Major E.J. Seasprunk, who shot down three MiGs with his F-15C, told ITN it was an independent telephone company employee who gave him his first airplane ride twenty years ago, when he was the son of a dirt-poor Florida preacher. "I don’t remember his name," Major Seasprunk said, "Except we all called him ‘Mister Mark.’" He came to town with his girlfriend when the phone company was putting in their first dial system, made friends with the young black boy, and let him handle the controls of what Major Seasprunk remembers as some kind of older Cessna.

"From the moment he took me flying, I knew I wanted to be a pilot," Seasprunk said. "He told me that if I worked hard, I could be anything I wanted to be."

Even getting a high school diploma was tough for Seasprunk; the town he grew up in was so small that no school bus that could get him to a high school came within miles, and his stepfather didn’t have a car. There, another independent phone man stepped in, Paul A. Thibodaux, owner of Florida’s Twillingate Telephone Company, took Seasprunk ten miles to and from the bus stop, morning and evening, for four years. "He always said he had lines to check out that way, but I never saw him check one," Seasprunk remembers.

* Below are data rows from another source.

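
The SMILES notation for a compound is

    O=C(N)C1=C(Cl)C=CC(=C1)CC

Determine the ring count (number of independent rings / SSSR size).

In SMILES, each pair of matching ring-closure digits denotes one ring-closing bond; the number of such bonds equals the number of independent rings.
Ring-closure bonds here: 1.

1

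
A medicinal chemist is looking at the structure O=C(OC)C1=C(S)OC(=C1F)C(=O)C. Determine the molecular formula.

Walk through each heavy atom and fill implicit hydrogens from standard valence (C 4, N 3, O 2, S 2, halogen 1):
  atom 1: O, bond orders sum to 2 (valence 2) → 0 H
  atom 2: C, bond orders sum to 4 (valence 4) → 0 H
  atom 3: O, bond orders sum to 2 (valence 2) → 0 H
  atom 4: C, bond orders sum to 1 (valence 4) → 3 H
  atom 5: C, bond orders sum to 4 (valence 4) → 0 H
  atom 6: C, bond orders sum to 4 (valence 4) → 0 H
  atom 7: S, bond orders sum to 1 (valence 2) → 1 H
  atom 8: O, bond orders sum to 2 (valence 2) → 0 H
  atom 9: C, bond orders sum to 4 (valence 4) → 0 H
  atom 10: C, bond orders sum to 4 (valence 4) → 0 H
  atom 11: F (halogen, monovalent) → 0 H
  atom 12: C, bond orders sum to 4 (valence 4) → 0 H
  atom 13: O, bond orders sum to 2 (valence 2) → 0 H
  atom 14: C, bond orders sum to 1 (valence 4) → 3 H
Totals → C:8, H:7, F:1, O:4, S:1.

C8H7FO4S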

All the time he was struggling through high school to graduate at the top of his class, the dream of flying kept Seasprunk going. He won admission to the US Air Force Academy, and graduated 27th in his class in 1983.

"I’ve often wondered what happened to ‘Mister Mark’ and his girl friend, ‘Miss Jackie,’" Seasprunk said. "Somehow, I’d like them to know what they did that day twenty years ago when they were nice enough to take a little black kid for a ride in their old airplane."

"My God," Jackie said. "Is that our little E.J.?"

"Couldn’t be anybody else," Mark said. "Does this ever bring the memories back! I remember sitting in Rocinante with him, telling him that if he worked hard, he could be anything he wanted to be. It’s just like it was yesterday."

"I guess he listened to you," Jackie said. "You know, except for the Christmas cards we get from the Pittingers, I’ve often wondered if we did anything worthwhile on the trip, or whether we were just playing."

Mark nodded. "I remember Brother Erasmus saying, ‘The Lord works in mysterious ways.’ He does, indeed."